To tell you I was in my local wine store and the salesman was handing me a bottle of Pinot Noir becomes it's own joke when I say, "Drinking is hazardous to your health." Or, hmmm, maybe it's imperative if you're nursing an injured foot. But that's not the point of this story. Not by a long shot.

When the bottle fell, my foot took all the impact. So when the bottle rolled off my foot and onto the wooden floor, it didn't even crack - but my toe did. My foot is now in a surgical shoe. Truth be told, I could open a lending library of medical braces these days.

My surgical shoe gives me enough awkwardness to slow me down but not stop me. Enough pause to reflect on our fragility and the randomness of life and how grateful I am it's nothing worse.

But I'm not going to go into why all these injuries are happening. Or karma or any of that. Because frankly I don't know. And I have grappled with this issue before. No, this is not why I'm telling you this tale.

Some good news resulted from my injury: Days after my new footgear, I flew to Amsterdam on a night flight and the Delta/KLM ticket agent took pity on me and upgraded me to World Business Class, KLM's version of First Class. Yes, that was mighty nice compensation for my injury and a breath of human kindness in a world that often feels it's seeped away. But giddy as I was playing with my reclining bed-chair, I had the opportunity with this injury to be given something far more precious -- the knowledge that the constant care of this annoying condition (diabetes) pays off.

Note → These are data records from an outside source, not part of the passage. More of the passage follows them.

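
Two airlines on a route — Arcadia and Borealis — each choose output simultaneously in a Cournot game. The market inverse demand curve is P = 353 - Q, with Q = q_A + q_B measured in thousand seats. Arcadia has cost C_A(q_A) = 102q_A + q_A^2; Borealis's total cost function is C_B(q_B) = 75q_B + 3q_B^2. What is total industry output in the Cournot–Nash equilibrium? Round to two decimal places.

83.58

Arcadia's profit: π_A = (353 - Q)q_A - (102q_A + q_A²). Setting ∂π_A/∂q_A = 0: 251 - 4q_A - (q_B) = 0.
Borealis's profit: π_B = (353 - Q)q_B - (75q_B + 3q_B²). Setting ∂π_B/∂q_B = 0: 278 - 8q_B - (q_A) = 0.
So q_A = (251 - q_B)/4 and q_B = (278 - q_A)/8.
Solving the pair: q_A = 1730/31, q_B = 861/31.
Total output Q = 1730/31 + 861/31 = 83.5806.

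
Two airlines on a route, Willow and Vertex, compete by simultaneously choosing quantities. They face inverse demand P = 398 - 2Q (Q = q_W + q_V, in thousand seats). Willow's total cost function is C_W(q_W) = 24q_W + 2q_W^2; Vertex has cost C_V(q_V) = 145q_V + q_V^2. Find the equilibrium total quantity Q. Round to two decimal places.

Willow's profit: π_W = (398 - 2Q)q_W - (24q_W + 2q_W²). Setting ∂π_W/∂q_W = 0: 374 - 8q_W - 2(q_V) = 0.
Vertex's first-order condition: 253 - 6q_V - 2(q_W) = 0.
Rearranging gives the reaction functions q_W = (374 - 2q_V)/8 and q_V = (253 - 2q_W)/6.
Substituting one into the other gives q_W = 79/2 and q_V = 29.
Total output Q = 79/2 + 29 = 137/2.

68.50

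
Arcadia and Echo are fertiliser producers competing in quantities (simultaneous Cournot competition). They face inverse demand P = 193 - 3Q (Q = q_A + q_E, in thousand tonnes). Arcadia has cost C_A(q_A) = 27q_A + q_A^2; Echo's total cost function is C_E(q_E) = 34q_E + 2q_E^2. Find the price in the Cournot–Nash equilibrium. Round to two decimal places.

Arcadia's profit: π_A = (193 - 3Q)q_A - (27q_A + q_A²). Setting ∂π_A/∂q_A = 0: 166 - 8q_A - 3(q_E) = 0.
Echo's profit: π_E = (193 - 3Q)q_E - (34q_E + 2q_E²). Setting ∂π_E/∂q_E = 0: 159 - 10q_E - 3(q_A) = 0.
Best responses: q_A = (166 - 3q_E)/8, q_E = (159 - 3q_A)/10.
Substituting one into the other gives q_A = 1183/71 and q_E = 774/71.
Total output Q = 1957/71, so price P = 193 - 3·(1957/71) = 110.3099.

110.31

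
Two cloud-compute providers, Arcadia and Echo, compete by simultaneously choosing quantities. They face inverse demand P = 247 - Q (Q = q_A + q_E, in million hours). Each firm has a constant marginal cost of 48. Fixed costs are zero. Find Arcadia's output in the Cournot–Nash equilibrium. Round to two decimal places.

66.33

A representative firm's profit is π_i = q_i(247 - Q) - 48q_i.
First-order condition (treating rivals' output as given): 199 - 2q_i - q_j = 0.
By symmetry each firm produces the same amount; substituting q_j = q_i yields q_i = 199/3.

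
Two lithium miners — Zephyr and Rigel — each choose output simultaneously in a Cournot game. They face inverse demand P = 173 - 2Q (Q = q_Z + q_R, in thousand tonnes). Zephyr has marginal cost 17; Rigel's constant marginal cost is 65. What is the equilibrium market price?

Zephyr's profit: π_Z = (173 - 2Q)q_Z - (17q_Z). Setting ∂π_Z/∂q_Z = 0: 156 - 4q_Z - 2(q_R) = 0.
Rigel's first-order condition: 108 - 4q_R - 2(q_Z) = 0.
Rearranging gives the reaction functions q_Z = (156 - 2q_R)/4 and q_R = (108 - 2q_Z)/4.
Substituting one into the other gives q_Z = 34 and q_R = 10.
Total output Q = 44, so price P = 173 - 2·44 = 85.

85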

The afternoon I sustained my injury the pain was tolerable until going to sleep. Then it turned intolerable. I searched my medicine cabinet for a sleeping pill. But I didn't have any. I ended up swallowing two Benadryl cold capsules hoping it would knock me out. It didn't. The pain was that severe.

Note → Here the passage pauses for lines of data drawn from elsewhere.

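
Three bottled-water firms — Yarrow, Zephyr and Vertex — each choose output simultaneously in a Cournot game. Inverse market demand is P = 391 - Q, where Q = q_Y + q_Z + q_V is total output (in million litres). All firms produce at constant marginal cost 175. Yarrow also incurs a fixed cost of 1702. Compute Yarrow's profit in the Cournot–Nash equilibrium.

1214

A representative firm's profit is π_i = q_i(391 - Q) - 175q_i.
First-order condition (treating rivals' output as given): 216 - 2q_i - Σ_{j≠i} q_j = 0.
By symmetry each firm produces the same amount; substituting Σ_{j≠i} q_j = 2q_i yields q_i = 216/4 = 54.
Price P = 391 - 162 = 229.
Yarrow's profit: (229 - 175)·54 - 1702 = 1214.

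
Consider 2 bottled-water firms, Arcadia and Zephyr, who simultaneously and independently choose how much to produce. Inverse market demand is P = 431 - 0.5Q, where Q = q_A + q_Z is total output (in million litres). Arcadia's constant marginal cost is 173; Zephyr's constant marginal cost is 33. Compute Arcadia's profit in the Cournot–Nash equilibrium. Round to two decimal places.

Arcadia's profit: π_A = (431 - 0.5Q)q_A - (173q_A). Setting ∂π_A/∂q_A = 0: 258 - q_A - (1/2)(q_Z) = 0.
Zephyr's first-order condition: 398 - q_Z - (1/2)(q_A) = 0.
So q_A = (258 - (1/2)q_Z) and q_Z = (398 - (1/2)q_A).
Substituting one into the other gives q_A = 236/3 and q_Z = 1076/3.
Price P = 431 - (1/2)·(1312/3) = 637/3.
Arcadia's profit: (637/3 - 173)·(236/3) = 3094.2222.

3094.22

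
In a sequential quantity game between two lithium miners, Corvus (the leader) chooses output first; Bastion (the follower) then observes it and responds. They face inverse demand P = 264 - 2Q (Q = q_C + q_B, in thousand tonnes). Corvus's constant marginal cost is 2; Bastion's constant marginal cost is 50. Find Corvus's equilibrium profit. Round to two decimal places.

Solve by backward induction. Given q_C, the follower Bastion maximises π_B = (264 - 2q_C - 2q_B)q_B - 50q_B.
∂π_B/∂q_B = 214 - 2q_C - 4q_B = 0 gives the reaction function q_B = (214 - 2q_C)/4.
Corvus substitutes q_B(q_C) into its own profit: π_C = q_C(264 - 2q_C - (214 - 2q_C)/2) - 2q_C = (157 - q_C)q_C - 2q_C.
Maximising: ∂π_C/∂q_C = 155 - 2q_C = 0, giving q_C = 155/2.
Then q_B = (214 - 2·(155/2))/4 = 59/4.
Price P = 264 - 2·(369/4) = 159/2.
Corvus's profit: (159/2 - 2)·(155/2) = 6006.2500.

6006.25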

My painful sleepless night put every diabetes-foot horror into my head. Will I get gangrene? Will they have to amputate my foot? How will I exercise without my foot? Maybe they'll just take off my toe ... C'mon, isn't this in every diabetic's head when something happens to your foot?

First thing the next morning I called my podiatrist and heard those blessed words, "Come anytime today." My podiatrist reassured me, while I fractured a bone in my big toe, that nothing was displaced and that with an ace bandage and a special shoe it would likely knit together in eight weeks time and heal just fine. I was the one (with his permission) to add the first two days' pain-killers.

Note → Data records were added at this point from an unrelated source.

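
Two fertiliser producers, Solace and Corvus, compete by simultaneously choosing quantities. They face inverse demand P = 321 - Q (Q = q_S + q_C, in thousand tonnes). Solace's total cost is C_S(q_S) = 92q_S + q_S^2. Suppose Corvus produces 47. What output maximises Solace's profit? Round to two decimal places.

45.50

With the rival's output fixed at 47, Solace's profit is π_S = (321 - 47 - q_S)q_S - (92q_S + q_S²) = (274 - q_S)q_S - (92q_S + q_S²).
∂π_S/∂q_S = 182 - 4q_S = 0, so q_S = 91/2.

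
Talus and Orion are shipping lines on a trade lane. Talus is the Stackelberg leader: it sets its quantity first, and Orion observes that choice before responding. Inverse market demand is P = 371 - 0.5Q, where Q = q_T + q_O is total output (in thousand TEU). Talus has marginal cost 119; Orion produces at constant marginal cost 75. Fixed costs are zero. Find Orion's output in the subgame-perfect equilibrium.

192

Solve by backward induction. Given q_T, the follower Orion maximises π_O = (371 - (1/2)q_T - (1/2)q_O)q_O - 75q_O.
Setting the follower's marginal profit to zero, 296 - (1/2)q_T - q_O = 0, i.e. q_O = (296 - (1/2)q_T).
Talus substitutes q_O(q_T) into its own profit: π_T = q_T(371 - (1/2)q_T - (296 - (1/2)q_T)/2) - 119q_T = (223 - (1/4)q_T)q_T - 119q_T.
The leader's first-order condition 104 - (1/2)q_T = 0 yields q_T = 208.
Then q_O = (296 - (1/2)·208) = 192.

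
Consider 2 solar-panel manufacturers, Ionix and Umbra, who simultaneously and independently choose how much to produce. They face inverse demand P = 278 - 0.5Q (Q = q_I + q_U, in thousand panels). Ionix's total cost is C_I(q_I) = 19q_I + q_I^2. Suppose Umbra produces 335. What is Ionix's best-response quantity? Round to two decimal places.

30.50

With the rival's output fixed at 335, Ionix's profit is π_I = (278 - (1/2)·335 - (1/2)q_I)q_I - (19q_I + q_I²) = (221/2 - (1/2)q_I)q_I - (19q_I + q_I²).
∂π_I/∂q_I = 183/2 - 3q_I = 0, so q_I = 61/2.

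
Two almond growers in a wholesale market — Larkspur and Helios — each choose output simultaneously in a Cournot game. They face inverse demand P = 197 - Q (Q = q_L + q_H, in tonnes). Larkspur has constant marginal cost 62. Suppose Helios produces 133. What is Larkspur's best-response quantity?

With the rival's output fixed at 133, Larkspur's profit is π_L = (197 - 133 - q_L)q_L - (62q_L) = (64 - q_L)q_L - (62q_L).
∂π_L/∂q_L = 2 - 2q_L = 0, so q_L = 1.

1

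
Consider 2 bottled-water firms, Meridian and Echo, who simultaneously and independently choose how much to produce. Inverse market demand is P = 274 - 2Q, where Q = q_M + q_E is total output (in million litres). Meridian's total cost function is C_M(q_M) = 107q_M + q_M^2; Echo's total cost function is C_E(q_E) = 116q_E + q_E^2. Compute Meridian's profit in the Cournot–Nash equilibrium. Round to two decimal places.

Meridian's profit: π_M = (274 - 2Q)q_M - (107q_M + q_M²). Setting ∂π_M/∂q_M = 0: 167 - 6q_M - 2(q_E) = 0.
Echo's first-order condition: 158 - 6q_E - 2(q_M) = 0.
Best responses: q_M = (167 - 2q_E)/6, q_E = (158 - 2q_M)/6.
Solving the pair: q_M = 343/16, q_E = 307/16.
Price P = 274 - 2·(325/8) = 771/4.
Meridian's profit: (771/4)·(343/16) - 107·(343/16) - (343/16)² = 1378.6992.

1378.70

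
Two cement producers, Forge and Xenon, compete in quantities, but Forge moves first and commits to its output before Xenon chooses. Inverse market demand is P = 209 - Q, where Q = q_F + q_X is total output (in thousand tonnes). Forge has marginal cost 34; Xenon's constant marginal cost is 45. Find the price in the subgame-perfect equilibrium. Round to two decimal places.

Solve by backward induction. Given q_F, the follower Xenon maximises π_X = (209 - q_F - q_X)q_X - 45q_X.
∂π_X/∂q_X = 164 - q_F - 2q_X = 0 gives the reaction function q_X = (164 - q_F)/2.
The leader anticipates this reaction. Substituting into P = 209 - Q gives P = 127 - (1/2)q_F, so π_F = (127 - (1/2)q_F)q_F - 34q_F.
The leader's first-order condition 93 - q_F = 0 yields q_F = 93.
Then q_X = (164 - 93)/2 = 71/2.
Total output Q = 257/2, so price P = 209 - 257/2 = 161/2.

80.50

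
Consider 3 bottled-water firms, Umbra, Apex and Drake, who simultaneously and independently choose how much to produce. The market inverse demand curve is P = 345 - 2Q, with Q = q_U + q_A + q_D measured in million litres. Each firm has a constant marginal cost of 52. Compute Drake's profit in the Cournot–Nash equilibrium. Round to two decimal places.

A representative firm's profit is π_i = q_i(345 - 2Q) - 52q_i.
Setting ∂π_i/∂q_i = 0 with rivals' quantities fixed: 293 - 4q_i - 2·Σ_{j≠i} q_j = 0.
By symmetry each firm produces the same amount; substituting Σ_{j≠i} q_j = 2q_i yields q_i = 293/8.
Price P = 345 - 2·(879/8) = 501/4.
Drake's profit: (501/4 - 52)·(293/8) = 2682.7813.

2682.78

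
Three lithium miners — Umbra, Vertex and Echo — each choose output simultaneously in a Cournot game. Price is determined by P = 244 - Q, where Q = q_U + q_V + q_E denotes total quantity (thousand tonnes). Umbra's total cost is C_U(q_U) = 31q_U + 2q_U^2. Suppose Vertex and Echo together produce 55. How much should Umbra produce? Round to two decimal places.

26.33

With rivals' combined output fixed at 55, Umbra's profit is π_U = (244 - 55 - q_U)q_U - (31q_U + 2q_U²) = (189 - q_U)q_U - (31q_U + 2q_U²).
∂π_U/∂q_U = 158 - 6q_U = 0, so q_U = 79/3.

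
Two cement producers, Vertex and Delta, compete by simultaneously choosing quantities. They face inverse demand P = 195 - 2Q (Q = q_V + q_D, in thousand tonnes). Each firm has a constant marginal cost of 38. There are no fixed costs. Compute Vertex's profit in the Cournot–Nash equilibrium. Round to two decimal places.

A representative firm's profit is π_i = q_i(195 - 2Q) - 38q_i.
First-order condition (treating rivals' output as given): 157 - 4q_i - 2q_j = 0.
By symmetry each firm produces the same amount; substituting q_j = q_i yields q_i = 157/6.
Price P = 195 - 2·(157/3) = 271/3.
Vertex's profit: (271/3 - 38)·(157/6) = 1369.3889.

1369.39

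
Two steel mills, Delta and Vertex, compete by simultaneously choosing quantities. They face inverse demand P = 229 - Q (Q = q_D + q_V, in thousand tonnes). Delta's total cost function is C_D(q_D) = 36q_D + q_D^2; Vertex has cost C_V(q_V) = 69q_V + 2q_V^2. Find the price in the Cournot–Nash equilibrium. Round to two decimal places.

166.17

Delta's profit: π_D = (229 - Q)q_D - (36q_D + q_D²). Setting ∂π_D/∂q_D = 0: 193 - 4q_D - (q_V) = 0.
Vertex's profit: π_V = (229 - Q)q_V - (69q_V + 2q_V²). Setting ∂π_V/∂q_V = 0: 160 - 6q_V - (q_D) = 0.
So q_D = (193 - q_V)/4 and q_V = (160 - q_D)/6.
Solving the pair: q_D = 998/23, q_V = 447/23.
Total output Q = 1445/23, so price P = 229 - 1445/23 = 166.1739.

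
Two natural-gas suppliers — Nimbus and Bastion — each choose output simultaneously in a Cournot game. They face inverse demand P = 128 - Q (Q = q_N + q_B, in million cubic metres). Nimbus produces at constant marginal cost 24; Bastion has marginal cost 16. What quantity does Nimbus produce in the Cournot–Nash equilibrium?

32

Nimbus's profit: π_N = (128 - Q)q_N - (24q_N). Setting ∂π_N/∂q_N = 0: 104 - 2q_N - (q_B) = 0.
Bastion's profit: π_B = (128 - Q)q_B - (16q_B). Setting ∂π_B/∂q_B = 0: 112 - 2q_B - (q_N) = 0.
Rearranging gives the reaction functions q_N = (104 - q_B)/2 and q_B = (112 - q_N)/2.
Substituting one into the other gives q_N = 32 and q_B = 40.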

So I hobbled around, cut out my power-walks, went to Europe on business, and have just come from my three-week check up. The X-rays confirm just what my doctor said. The joint at my big toe is unharmed, the crack or whatever it is in my toe is healing just fine. My toe's still a little tender, which he said is normal. I'm still sporting a dull purple bruise where my foot sustained the greatest impact, but everything's okay.

Getting an upgrade flying to Holland on a 10 P.M. flight when you're a sleepless soul on a night flight is a delicious gift. Knowing my blood sugar is well-enough controlled that a foot injury causes me no special trouble or damage, is a gift beyond compare. And it is one that I have given myself and only now had the opportunity to appreciate.

It's a gift that reminds me that when all the work of managing diabetes feels so thankless, you may just have reason to know one day that it's really is worth the effort -- especially when the shit hits your foot. (No slur on Pinot Noir.)

Now I just have to ask my psychic-witchy Aunt, who predicted when I was in my twenties that in my fifties I'd have a series of troublesome but not dire health problems, if we're done.